States report two sets of data to the federal government for purposes of the Medicaid program: CMS-64 data, which is usually reported on time, aggregates state expenditures for purposes of getting payments from the federal government, and MSIS data, which is routinely 3 years late in coming, represents how the money was spent on individual beneficiaries. The CMS-64 and the MSIS databases are off by about 10 percent every year, and while some of the differences can be accounted for, there are billions of Medicaid dollars unexplained every year.
Key findings from the GAO Report follow:
* In 2009, $43 billion could not be traced directly back to Medicaid beneficiaries: "In fiscal year 2009, the difference between MSIS and CMS-64 was $43 billion. Much of the difference was primarily the result of the different designs of each data set. CMS uses MSIS data for beneficiary-specific expenditures, while CMS-64 data are used to compute the federal financial participation for each state's Medicaid program costs. However, even after adjusting for DSH payments, Medicare premiums, prescription drug rebates, and Medicaid health insurance payments, differences remain. In fiscal year 2009, total MSIS expenditure data, after adjustments, showed MSIS at 94 percent of CMS-64 expenditures, which left billions of dollars unexplained."
* States are generally 3 years late in telling the federal government how they spent Medicaid money: "The 3-year lag in states' reporting of MSIS data prevents its use for timely oversight of beneficiary-related utilization and other spending trends.
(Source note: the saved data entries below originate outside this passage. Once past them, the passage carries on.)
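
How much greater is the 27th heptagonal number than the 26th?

131

Consecutive heptagonal numbers differ by 5n − 4: here 5·27 − 4 = 131.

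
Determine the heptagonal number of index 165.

The 165th heptagonal number is n(5n−3)/2 with n = 165.
165·(5·165 − 3)/2 = 165·822/2 = 165·411 = 67815.

67815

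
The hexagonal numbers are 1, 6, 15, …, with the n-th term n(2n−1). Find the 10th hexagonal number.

190

The 10th hexagonal number is n(2n−1) with n = 10.
10·(2·10 − 1) = 10·19 = 190.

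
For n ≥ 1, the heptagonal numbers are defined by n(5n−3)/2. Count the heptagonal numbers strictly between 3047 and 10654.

30

The n-th heptagonal number is n(5n−3)/2.
Smallest index with value > 3047: n = 36 (giving 3186).
Largest index with value < 10654: n = 65 (giving 10465).
Indices 36 through 65: 30 terms.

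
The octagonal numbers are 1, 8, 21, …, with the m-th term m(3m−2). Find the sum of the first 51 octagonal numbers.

Σ i(3i−2) = 3Σi² − 2Σi over i = 1..51.
Σi = 1326 and Σi² = 45526.
3·45526 − 2·1326 = 133926.

133926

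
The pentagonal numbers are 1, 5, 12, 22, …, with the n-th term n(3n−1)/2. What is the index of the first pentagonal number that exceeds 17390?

108

Solve n(3n−1)/2 > 17390 for integer n.
The largest n with value ≤ 17390 is 107 (since 17120 ≤ 17390 < 17442), so the first above is n = 108, value 17442.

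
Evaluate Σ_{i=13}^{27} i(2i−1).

Σ i(2i−1) = 2Σi² − Σi over i = 13..27.
Σi = 378 − 78 = 300 and Σi² = 6930 − 650 = 6280.
2·6280 − 1·300 = 12260.

12260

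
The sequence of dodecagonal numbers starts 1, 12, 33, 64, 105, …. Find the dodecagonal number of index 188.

188·(5·188 − 4) = 188·936 = 175968.

175968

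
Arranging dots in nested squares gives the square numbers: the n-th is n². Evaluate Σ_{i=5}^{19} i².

2440

Σ_{i=5}^{19} i² = 2470 − 30 = 2440.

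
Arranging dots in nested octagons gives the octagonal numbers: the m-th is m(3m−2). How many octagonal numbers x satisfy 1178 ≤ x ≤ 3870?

The n-th octagonal number is n(3n−2).
Smallest index with value ≥ 1178: n = 21 (giving 1281).
Largest index with value ≤ 3870: n = 36 (giving 3816).
Indices 21 through 36: 16 terms.

16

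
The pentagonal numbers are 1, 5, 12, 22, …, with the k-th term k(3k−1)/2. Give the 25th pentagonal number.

925

The 25th pentagonal number is n(3n−1)/2 with n = 25.
25·(3·25 − 1)/2 = 25·74/2 = 25·37 = 925.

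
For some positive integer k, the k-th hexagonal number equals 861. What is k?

21

Set n(2n−1) = 861, giving 2n² − n − 861 = 0.
So n = (1 + 83) / 4 = 84/4 = 21.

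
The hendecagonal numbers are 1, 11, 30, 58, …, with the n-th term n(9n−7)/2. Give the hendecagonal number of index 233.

The 233rd hendecagonal number is n(9n−7)/2 with n = 233.
233·(9·233 − 7)/2 = 233·2090/2 = 233·1045 = 243485.

243485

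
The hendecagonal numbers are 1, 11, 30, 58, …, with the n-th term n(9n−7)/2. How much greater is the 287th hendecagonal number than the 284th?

287·(9·287 − 7)/2 = 369656 and 284·(9·284 − 7)/2 = 361958.
Difference: 369656 − 361958 = 7698.

7698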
For example, identifying a difference in hospital expenditures between MSIS and CMS-64 is of limited use when detected 3 years later. If states were meeting the current requirement of providing MSIS data 45 days after each quarter, then such comparisons could provide more useful and timely information."
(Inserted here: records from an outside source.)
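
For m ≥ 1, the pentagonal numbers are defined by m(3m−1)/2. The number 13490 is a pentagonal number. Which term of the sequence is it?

Set n(3n−1)/2 = 13490, giving 3n² − n − 26980 = 0.
The discriminant is 1 + 24·13490 = 323761, and √323761 = 569.
So n = (1 + 569) / 6 = 570/6 = 95.

95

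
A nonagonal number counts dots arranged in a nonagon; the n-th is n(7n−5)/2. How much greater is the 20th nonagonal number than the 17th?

20·(7·20 − 5)/2 = 1350 and 17·(7·17 − 5)/2 = 969.
Difference: 1350 − 969 = 381.

381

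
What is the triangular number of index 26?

The 26th triangular number is n(n+1)/2 with n = 26.
26·27/2 = 702/2 = 351.

351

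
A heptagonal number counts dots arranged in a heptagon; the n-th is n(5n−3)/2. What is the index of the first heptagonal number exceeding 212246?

Solve n(5n−3)/2 > 212246 for integer n.
The largest n with value ≤ 212246 is 291 (since 211266 ≤ 212246 < 212722), so the first above is n = 292, value 212722.

292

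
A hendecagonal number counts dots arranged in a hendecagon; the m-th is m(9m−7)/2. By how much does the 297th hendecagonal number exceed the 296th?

Consecutive hendecagonal numbers differ by 9n − 8: here 9·297 − 8 = 2665.

2665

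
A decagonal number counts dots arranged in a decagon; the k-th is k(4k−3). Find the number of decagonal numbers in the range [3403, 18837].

40

The n-th decagonal number is n(4n−3).
Smallest index with value ≥ 3403: n = 30 (giving 3510).
Largest index with value ≤ 18837: n = 69 (giving 18837).
Indices 30 through 69: 40 terms.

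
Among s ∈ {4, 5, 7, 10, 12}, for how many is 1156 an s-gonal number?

s = 4: P(4, 34) = 1156. ✓
s = 5: P(5, 27) = 1080 and P(5, 28) = 1162; 1156 is not s-gonal.
s = 7: P(7, 21) = 1071 and P(7, 22) = 1177; 1156 is not s-gonal.
s = 10: P(10, 17) = 1105 and P(10, 18) = 1242; 1156 is not s-gonal.
s = 12: P(12, 15) = 1065 and P(12, 16) = 1216; 1156 is not s-gonal.
Hits: s ∈ {4} → 1.

1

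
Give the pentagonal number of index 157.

36895

The 157th pentagonal number is n(3n−1)/2 with n = 157.
157·(3·157 − 1)/2 = 157·470/2 = 157·235 = 36895.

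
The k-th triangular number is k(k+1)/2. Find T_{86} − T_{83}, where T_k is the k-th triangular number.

255

86·87/2 = 3741 and 83·84/2 = 3486.
Difference: 3741 − 3486 = 255.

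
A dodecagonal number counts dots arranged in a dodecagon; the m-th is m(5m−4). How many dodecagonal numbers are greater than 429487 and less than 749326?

94

The n-th dodecagonal number is n(5n−4).
Smallest index with value > 429487: n = 294 (giving 431004).
Largest index with value < 749326: n = 387 (giving 747297).
Indices 294 through 387: 94 terms.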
* Medicaid continues to be an easy target for waste, fraud, and abuse - a program in dire need of reform not a massive expansion: "Medicaid is on GAO's high-risk list because of vulnerabilities to waste, fraud, abuse, and mismanagement." "This is critical given that Medicaid, a program that GAO identified on our high-risk list, has among the highest estimated improper payments of any federal program reporting such data."